I've had a similar issue engaging 1st gear on an M5OD-R1 with a Hurst for many years. I've honestly just sort of chalked it up as a gremlin at this point.
About 6-7 years ago the whole transmission was rebuilt (Hurst issue was addressed at the time). It previously had a problem where if I started the truck in neutral it would not go into 1st and sometimes not reverse either. It continued doing it after the rebuild. Once moving after starting, it will happily engage any gear but many thousands of miles, 3 full clutch jobs, and being tortured with blistering Houston heat in inner city traffic later it still occasionally will not engage 1st gear while at a dead stop. Zero pattern, rhyme, reason, or discernible culprit part that has not been rebuilt or replaced at least once if not twice or more now.
For years I've always started my truck in gear because of it (it fails to engage maybe 25% or less of the time but starting it in gear every time alleviates the issue entirely). Maybe 2-5 times a month it refuses to go into 1st from neutral, truck running at a dead stop (most often at the drive-thru); when that happens I pop it into 2nd then go straight to 1st (don't even have to get it moving at all it will just slide in like normal after hitting 2nd gear).

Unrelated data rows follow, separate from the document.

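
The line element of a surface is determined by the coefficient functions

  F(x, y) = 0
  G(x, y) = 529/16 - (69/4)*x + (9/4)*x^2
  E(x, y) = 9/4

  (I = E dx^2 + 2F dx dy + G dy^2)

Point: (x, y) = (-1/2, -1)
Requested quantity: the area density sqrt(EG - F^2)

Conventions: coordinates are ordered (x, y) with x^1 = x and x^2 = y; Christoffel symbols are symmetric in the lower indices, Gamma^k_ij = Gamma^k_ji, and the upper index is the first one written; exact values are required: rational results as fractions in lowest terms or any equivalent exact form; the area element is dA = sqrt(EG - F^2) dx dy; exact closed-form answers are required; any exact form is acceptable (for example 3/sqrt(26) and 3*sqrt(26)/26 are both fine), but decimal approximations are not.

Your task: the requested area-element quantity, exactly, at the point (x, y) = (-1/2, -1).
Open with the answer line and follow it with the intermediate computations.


Answer: sqrt(EG - F^2) = 39/4

E = 9/4, F = 0, G = 169/4; EG - F^2 = 1521/16


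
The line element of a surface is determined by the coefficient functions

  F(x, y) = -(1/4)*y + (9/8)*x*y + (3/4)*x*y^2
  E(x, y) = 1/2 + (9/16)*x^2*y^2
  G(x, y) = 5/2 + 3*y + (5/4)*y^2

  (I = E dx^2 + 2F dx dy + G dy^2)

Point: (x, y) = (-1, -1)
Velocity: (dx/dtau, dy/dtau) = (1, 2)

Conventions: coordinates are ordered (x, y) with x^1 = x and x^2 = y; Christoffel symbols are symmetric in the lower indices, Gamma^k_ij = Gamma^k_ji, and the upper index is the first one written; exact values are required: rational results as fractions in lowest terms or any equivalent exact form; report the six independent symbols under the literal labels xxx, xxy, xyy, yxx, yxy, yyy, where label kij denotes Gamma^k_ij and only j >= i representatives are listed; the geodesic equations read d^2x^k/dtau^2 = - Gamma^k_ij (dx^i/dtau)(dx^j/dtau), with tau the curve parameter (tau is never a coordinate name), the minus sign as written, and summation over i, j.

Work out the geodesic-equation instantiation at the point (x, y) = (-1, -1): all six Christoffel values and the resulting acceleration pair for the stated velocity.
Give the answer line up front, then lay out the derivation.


Answer: Gamma_xxx = -69/52, Gamma_xxy = -27/26, Gamma_xyy = -2/13, Gamma_yxx = 141/104, Gamma_yxy = 45/52, Gamma_yyy = 6/13; accelerations (d^2x/dtau^2, d^2y/dtau^2) = (317/52, -693/104)

E = 17/16, F = 5/8, G = 3/4 at the point
E_x = -9/8, E_y = -9/8, F_x = -3/8, F_y = 1/8, G_x = 0, G_y = 1/2
EG - F^2 = 13/32;  g^inv = (32/13) * [[3/4, -5/8], [-5/8, 17/16]]
first-kind symbols [ij,l] = (1/2)(d_i g_jl + d_j g_il - d_l g_ij): [xx,x] = E_x/2 = -9/16, [xx,y] = F_x - E_y/2 = 3/16, [xy,x] = E_y/2 = -9/16, [xy,y] = G_x/2 = 0, [yy,x] = F_y - G_x/2 = 1/8, [yy,y] = G_y/2 = 1/4
Gamma^x_ij = (G*[ij,x] - F*[ij,y])/(EG - F^2), Gamma^y_ij = (E*[ij,y] - F*[ij,x])/(EG - F^2)
Gamma_xxx = -69/52, Gamma_xxy = -27/26, Gamma_xyy = -2/13, Gamma_yxx = 141/104, Gamma_yxy = 45/52, Gamma_yyy = 6/13
d^2x/dtau^2 = -(Gamma_xxx*(1)^2 + 2*Gamma_xxy*(1)*(2) + Gamma_xyy*(2)^2) = 317/52
d^2y/dtau^2 = -(Gamma_yxx*(1)^2 + 2*Gamma_yxy*(1)*(2) + Gamma_yyy*(2)^2) = -693/104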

Done that for many years and miles, no clue what causes it, done it everywhere from northern Ohio winter to Texas summer. Just a gremlin at this point. I start in gear (say what you will but after 6+ years of doing it daily it clearly has had no real detrimental effect as I even ran the truck from the east coast to Texas on a 26 hour straight trip averaging 75-80mph with the engine turning about 3000rpm most of the way with zero issues) and it has done zero to harm to my truck, most Rangers won't start without the clutch pedal pressed anyways so at that point there's no real world difference whether the truck is in neutral or in gear.
DISCLAIMER:
Always start a manual transmission vehicle with the clutch pedal pressed whether you think it's in neutral or not. This is a small thing to do to prevent (and I've seen this mistake total a '69 Camaro plus a handful of C1/C2 style Corvettes) that car potentially taking off forward or backward on you and causing damage or injury (often both when it jumps forward and sandwiches a couple pedestrians into a wall). Always start with your foot on that clutch whether your vehicle has a lockout safety switch on the ignition or not and always be aware most cars older than roughly 1980 do not have that safety feature!
EDIT:
The only recent time it had trouble engaging consistently was after a 60-75 mile highway drive (with a mile or two of stop and go traffic) where I immediately headed out into off-road beach driving without letting it cool. After a good 10-15 miles of rowdy sand roostertails, sudden clutch-dump downshifts (to keep from bogging down), constant 2500rpm cruising to keep in the powerband in case I hit some soft stuff, and a couple clicks of the 4x4 switch when I bogged or dug my rear tires in, it got hot enough that it was starting to become hard to engage 1st, 2nd, and 3rd (not going fast enough on the beach to get past 3rd even with 4.10 gears). At that point I shut it down, hung out with some folks for an hour or so, and everything was normal when I started it back up for more rowdy beach hooliganism. For the next couple hours it would only go into 1st if I was moving, once I stopped I had to hit 2nd then it would slide nicely into 1st. If I had to guess I'd say it's a combination of being an aluminum-cased design and running on thin ATF, it can get heat-soaked quicker than most other transmissions and once there the fluid is not doing it many favors; the aluminum case will cycle it out quick enough but once that ATF is near max temp (roughly 300 degrees I believe) it's likely going to become difficult to shift and could be risking internal damage if it gets too much hotter. Either way, I blame the heat transfer capabilities if anything and the ATF is likely central to that; although, that's what these manuals were designed to operate with so anything other than specific ATF inside runs an even higher risk damage. Be VERY aware and cautious of the exact brand and specs of any fluid or additive going in that trans, also 30K mile change intervals often prove too long and I personally find 20K mile intervals to already be approaching the lifespan of standard Motorcraft Mercon I and Mercon V. Using any other brand or type of ATF in your transmission could actually be the cause of this issue, I've seen that once or twice myself in the past.